Llegará
el día en que Paula, mi hija, tendrá que mirar entre mis papeles,
hurgar en ese revoltijo que, quieras que no, es parte sustancial de
mi memoria, porque por más vueltas que le demos a las cosas, es en
los papeles donde se guarda la vida.
Y
cuando llegue el día encontrará, bien protegido, un calendario,
plegable a modo de tríptico, que es la silueta recortada de las
figuras de El abrazo, el cuadro de Genovés que simboliza como
ninguno la reconciliación, esa aspiración que, de ser inicialmente una consigna del
viejo PCE pasó a constituir una pasión común de los españoles
que querían mirar al futuro libres y en democracia.
Lo
editó precisamente el PCE, sin siglas -claro está- ni distintivos,
como medio para recaudar fondos para los presos y obtener recursos
para las campañas por la amnistía, ilegal por entonces el Partido y
empezando a asomar la cabeza cada vez más públicamente. Iniciando
por entonces la cuenta atrás para quitarse definitivamente el manto
de la clandestinidad.
Y
digo esto porque ayer me llegué hasta Madrid para asistir al
homenaje a los abogados laboralistas ahora que se cumplen 40 años
del asesinato de aquellos -entonces camaradas- que se encontraban en
el despacho de Atocha, 55. Un viaje que lo era también a mi pasado,
a aquella noche triste que dedicamos a localizar a los que estaban
más expuestos para, si era el caso, procurarles un refugio seguro.
Y
fue también el homenaje a Juan Genovés, el pintor. Y el reencuentro
con muchos, con muchas, incluidos algunos con los que mantengo
intacto, diferencias aparte, el hilo del afecto. El abrazo de Juana,
tantos años sin vernos, fue quizás el más entrañable de la noche.
Enrique
Lillo, el abogado laboralista más citado en la literatura que hace
al caso y el más modesto y natural de los que conozco, hizo un buen
discurso, yo diría que el mejor. Sin retóricas, y al grano, señaló
con lucidez los espacios -unos nuevos, viejos otros- todavía opacos
y refractarios a la democracia en nuestra España de hoy.

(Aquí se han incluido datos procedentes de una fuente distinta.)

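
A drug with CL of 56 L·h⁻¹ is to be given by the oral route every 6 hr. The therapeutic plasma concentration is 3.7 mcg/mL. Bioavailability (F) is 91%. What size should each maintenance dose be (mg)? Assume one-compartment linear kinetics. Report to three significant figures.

D = CL × Css × τ / F = 56.00 × 3.7 × 6 / 0.91 = 1366 mg

1370 mg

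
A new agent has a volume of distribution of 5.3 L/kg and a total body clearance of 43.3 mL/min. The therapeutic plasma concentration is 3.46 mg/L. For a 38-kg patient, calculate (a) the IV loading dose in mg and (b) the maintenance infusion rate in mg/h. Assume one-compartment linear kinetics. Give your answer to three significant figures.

(a) 697 mg; (b) 8.99 mg/h

Total Vd = 5.3 × 38 = 201.4 L
Loading dose = Vd × C = 201.4 × 3.46 = 696.8 mg
CL = 43.3 mL/min × 60/1000 = 2.598 L/h
Maintenance infusion rate = CL × Css = 2.598 × 3.46 = 8.989 mg/h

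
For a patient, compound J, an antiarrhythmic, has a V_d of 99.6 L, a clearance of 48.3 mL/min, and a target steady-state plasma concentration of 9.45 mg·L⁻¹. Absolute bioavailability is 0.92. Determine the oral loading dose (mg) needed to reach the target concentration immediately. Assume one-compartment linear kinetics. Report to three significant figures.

LD is governed by Vd — clearance does not enter the loading-dose calculation.
LD = Vd × C / F = 99.60 × 9.450 / 0.92 = 1023 mg

1020 mg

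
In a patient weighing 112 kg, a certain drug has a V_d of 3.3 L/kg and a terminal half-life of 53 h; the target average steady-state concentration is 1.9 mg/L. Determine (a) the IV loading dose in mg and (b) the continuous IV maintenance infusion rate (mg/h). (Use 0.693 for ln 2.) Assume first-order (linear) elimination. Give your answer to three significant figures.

Total Vd = 3.3 × 112 = 369.6 L
LD = Vd × C = 369.6 × 1.9 = 702.2 mg
CL = 0.693 × Vd / t½ = 0.693 × 369.6 / 53 = 4.833 L/h
Infusion rate = CL × Css = 4.833 × 1.9 = 9.183 mg/h

(a) 702 mg; (b) 9.18 mg/h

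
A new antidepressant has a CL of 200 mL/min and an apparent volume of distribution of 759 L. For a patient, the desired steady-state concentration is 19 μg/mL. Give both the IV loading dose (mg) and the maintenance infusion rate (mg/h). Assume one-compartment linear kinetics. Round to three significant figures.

LD = Vd · C_target = 759.0 × 19 = 14420 mg
Convert clearance: 200 mL/min × 60 min/h ÷ 1000 mL/L = 12.00 L/h
Infusion rate = 12.00 L/h × 19 mg/L = 228.0 mg/h

(a) 14400 mg; (b) 228 mg/h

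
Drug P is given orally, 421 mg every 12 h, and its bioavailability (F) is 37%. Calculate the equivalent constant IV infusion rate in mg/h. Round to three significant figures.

13.0 mg/h

Equivalent systemic input: infusion rate = F·D/τ.
Rate = 0.37 × 421 / 12 = 12.98 mg/h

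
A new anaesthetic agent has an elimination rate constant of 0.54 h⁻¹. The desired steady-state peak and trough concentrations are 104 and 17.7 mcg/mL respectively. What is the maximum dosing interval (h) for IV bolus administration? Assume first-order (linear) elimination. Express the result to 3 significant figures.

Between IV bolus doses, concentration decays as C = C₀·e^(−kτ), so C_peak/C_trough = e^(kτ).
τ_max = ln(C_peak/C_trough) / k = ln(104/17.7) / 0.5400 = 1.771 / 0.5400 = 3.280 h

3.28 h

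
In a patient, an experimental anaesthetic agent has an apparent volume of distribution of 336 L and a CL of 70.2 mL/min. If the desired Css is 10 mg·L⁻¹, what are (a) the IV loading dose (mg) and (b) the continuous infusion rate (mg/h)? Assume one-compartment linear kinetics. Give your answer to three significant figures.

(a) 3360 mg; (b) 42.1 mg/h

Loading: fill Vd to C_target → 336.0 L × 10 mg/L = 3360 mg
CL = 70.2 mL/min × 60/1000 = 4.212 L/h
Maintenance infusion rate = CL × Css = 4.212 × 10 = 42.12 mg/h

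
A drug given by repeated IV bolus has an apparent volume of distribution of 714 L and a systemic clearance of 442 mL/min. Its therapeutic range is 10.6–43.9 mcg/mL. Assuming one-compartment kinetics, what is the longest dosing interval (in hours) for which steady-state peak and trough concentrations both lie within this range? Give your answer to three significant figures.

38.3 h

CL = 442 mL/min × 60/1000 = 26.52 L/h
k = CL / Vd = 26.52 / 714.0 = 0.03714 h⁻¹
Between IV bolus doses, concentration decays as C = C₀·e^(−kτ), so C_peak/C_trough = e^(kτ).
τ_max = ln(C_peak/C_trough) / k = ln(43.9/10.6) / 0.03714 = 1.421 / 0.03714 = 38.26 h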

Para, hoy
como ayer, recordarnos la obligación de pelear con inteligencia por
derrotarlos y desterrarlos.
Como
hicieron, cuarenta años ya, aquellos que no queremos que sean solo
historia. Los que son ejemplo de que la democracia no resultó de un
pacto escondido en los despachos sino del empuje de los trabajadores
con sentido de clase.
A la
vuelta, ya en el tren, me vino a la memoria una sentencia y un enredo
al que llevo dando vueltas hace semanas. Y me puse a escribir.